How many times have we exclaimed in exasperation: “My family’s driving me crazy”?
Until now, it was a mere figure of speech. By this time next year it could entitle you to free therapy.
That’s because for some years now there has been a movement afoot in the mental health care field to include a diagnosis called “relational disorder” in the fifth edition of the American Psychiatric Association’s Diagnostic and Statistical Manual of Mental Disorders (DSM), due out in 2013.
Relational disorders are defined as “persistent and painful patterns of feelings, behavior, and perceptions involving two or more partners in an important personal relationship.” Typically, people suffering from relational disorders have problems with their primary support groups, notably their families.
The concept of relational disorders, like just about everything in diagnostic psychiatry these days, goes back a long way. In the nineteenth century psychiatrists in France coined the phrase “folie â deux” to describe a madness shared by two people.
In a relational disorder between two spouses, for example, while neither person might suffer from an individual disorder, the two could share one. Or as Time magazine put it in 2002, “I’m OK, you’re OK, we’re not OK.”
By now you might be asking: So what?
Well, here’s what: the new DSM, the latest in a series stretching back to 1952, ranks among the most important textbooks ever. Its impact affects almost all domains of everyday life, including government, health care, industry, education, the courts and the media.
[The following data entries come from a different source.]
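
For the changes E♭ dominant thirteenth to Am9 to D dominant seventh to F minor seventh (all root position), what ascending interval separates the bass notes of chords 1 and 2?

A4

The roots are E♭ and A.
From E♭ to A: 6 semitones over a fourth = augmented.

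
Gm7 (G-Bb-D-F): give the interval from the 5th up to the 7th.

minor third

So we need the interval from D up to F.
D up to F is 3 semitones, a half step narrower than a major third, so the interval is minor.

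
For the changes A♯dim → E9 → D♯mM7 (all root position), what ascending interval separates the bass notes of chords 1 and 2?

The roots are A♯ and E.
From A♯ to E: 6 semitones over a fifth = diminished.

diminished 5th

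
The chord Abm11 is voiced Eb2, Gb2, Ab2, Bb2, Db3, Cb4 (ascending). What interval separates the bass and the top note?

The outer voices are Eb2 and Cb4.
From Eb to Cb: 20 semitones over a thirteenth = minor.

m13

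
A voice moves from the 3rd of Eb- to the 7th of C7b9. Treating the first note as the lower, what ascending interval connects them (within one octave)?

major 3rd

Eb- has Gb as its 3rd, and C7b9 has Bb as its 7th.
Counting 3 letters and 4 half steps from Gb gives a major third.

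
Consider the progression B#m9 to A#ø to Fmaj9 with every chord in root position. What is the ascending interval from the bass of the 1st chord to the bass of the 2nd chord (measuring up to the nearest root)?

The roots are B# and A#.
B# up to A# is 10 semitones, a half step narrower than a major seventh, so the interval is minor.

minor seventh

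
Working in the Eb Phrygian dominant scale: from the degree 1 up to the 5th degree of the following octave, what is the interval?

P12

Spelling the Eb Phrygian dominant scale: Eb Fb G Ab Bb Cb Db.
The degree 1 is Eb and the 5th scale degree (up an octave) is Bb.
From Eb to Bb is 19 semitones, exactly the perfect twelfth.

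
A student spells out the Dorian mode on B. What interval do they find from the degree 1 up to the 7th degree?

The scale runs B C# D E F# G# A.
Degree 1 = B; degree 7 = A.
7 letter names make it a seventh; at 10 semitones (a half step narrower than major) the quality is minor.

minor 7th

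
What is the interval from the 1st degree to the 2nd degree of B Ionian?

B major: B C# D# E F# G# A#.
So we need the interval from B up to C#.
From B to C# is 2 semitones, exactly the major second.

major second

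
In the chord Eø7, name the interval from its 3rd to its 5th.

The chord tones of Em7b5 (E half-diminished seventh) are E G Bb D.
The 3rd is G and the 5th is Bb.
G up to Bb is 3 semitones, a half step narrower than a major third, so the interval is minor.

minor 3rd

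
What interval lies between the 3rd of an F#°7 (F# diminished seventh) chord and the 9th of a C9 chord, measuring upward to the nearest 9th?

F#°7 (F# diminished seventh) has A as its 3rd, and C9 has D as its 9th.
From A to D is 5 semitones, exactly the perfect fourth.

perfect fourth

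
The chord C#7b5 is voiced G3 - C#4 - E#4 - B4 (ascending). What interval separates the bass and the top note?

M10

The outer voices are G3 and B4.
From G to B is 16 semitones, exactly the major tenth.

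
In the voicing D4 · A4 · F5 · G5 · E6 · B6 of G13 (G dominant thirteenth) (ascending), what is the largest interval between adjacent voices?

major 6th

Adjacent intervals: D4→A4 = perfect fifth; A4→F5 = minor sixth; F5→G5 = major second; G5→E6 = major sixth; E6→B6 = perfect fifth.
The largest is G5 to E6, a major sixth (9 semitones).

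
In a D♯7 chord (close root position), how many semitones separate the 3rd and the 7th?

Spelling the chord: D♯, F𝄪, A♯, C♯.
F𝄪 to C♯ is a diminished fifth: 6 semitones.

6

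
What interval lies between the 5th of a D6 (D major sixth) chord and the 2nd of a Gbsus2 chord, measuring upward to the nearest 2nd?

diminished octave

D6 (D major sixth) has A as its 5th, and Gbsus2 has Ab as its 2nd.
A up to Ab is 11 semitones, a half step narrower than a perfect octave, so the interval is diminished.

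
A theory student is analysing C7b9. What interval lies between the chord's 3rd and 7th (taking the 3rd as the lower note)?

Spelling the chord: C–E–G–Bb–Db.
So we need the interval from E up to Bb.
From E to Bb: 6 semitones over a fifth = diminished.

diminished fifth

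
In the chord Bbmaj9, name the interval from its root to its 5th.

perfect fifth

Bbmaj9 is spelled Bb, D, F, A, C.
So we need the interval from Bb up to F.
Bb up to F spans 5 letter names and 7 semitones — a perfect fifth.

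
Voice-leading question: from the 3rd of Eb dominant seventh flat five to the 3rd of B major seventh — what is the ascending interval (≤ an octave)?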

If the authors of the DSM officially recognize a diagnosis it gives researchers a common vocabulary for studying mental conditions. This comes in handy when someone is researching psychological illnesses, whose causes and symptoms are much less clear than, say, cancer or heart disease.
Proponents of the RD diagnosis say research is on their side and that people with dysfunctional relationships fill up doctors’ waiting rooms.
Yet perhaps most important is the fact that once a diagnosis makes it into the DSM, third party insurance in the United States normally will cover the costs of treatment. No wonder wags have called a DSM diagnosis “an insurance claim.”
Now, I have no insider knowledge of DSM deliberations, so I can’t say for certain that relational disorders will be included in the next volume. What I can tell you is that since the 1990s a group of researchers has been furiously lobbying the DSM’s authors to accept RD as an official diagnosis.
I can also tell you that the marriage and family counseling profession tends to be behind this move. And you can well understand why. By the end of the twentieth century the MFC field had attained status as the fifth “core” mental health group. But at that very time managed care economics began dominating medicine, gutting third-party reimbursement for psychiatric services.
It became imperative for counselors and therapists to get the kind of problems they deal with in treatment recognized as genuine disorders in the DSM. If not, many would go broke.
As Peter Keefe of the University of Toronto’s Department of Psychiatry noted in 2003, some suspect that the move to legitimize RD is a “gambit to loosen the purse strings of managed care providers.”
DSM certification of RD could prove to be a cash cow for all of the professionals treating people from heartbroken marriages and feuding families. 800,000 U.S. couples a year visit offices for marital and family help. Do the math. Some people stand to make a lot of money.
Yet in the end analysis, perhaps the most disturbing aspect of consecrating relational disorders is that it is just the latest in a long series of events in the history of psychiatry which has seen professionals increasingly try to extend their authority into the private precincts of everyday life.
So if the next DSM does include RD, countless people will wake up one morning with a psychiatric disorder. And it’ll have a lot more to do with professional self-interest than hard science.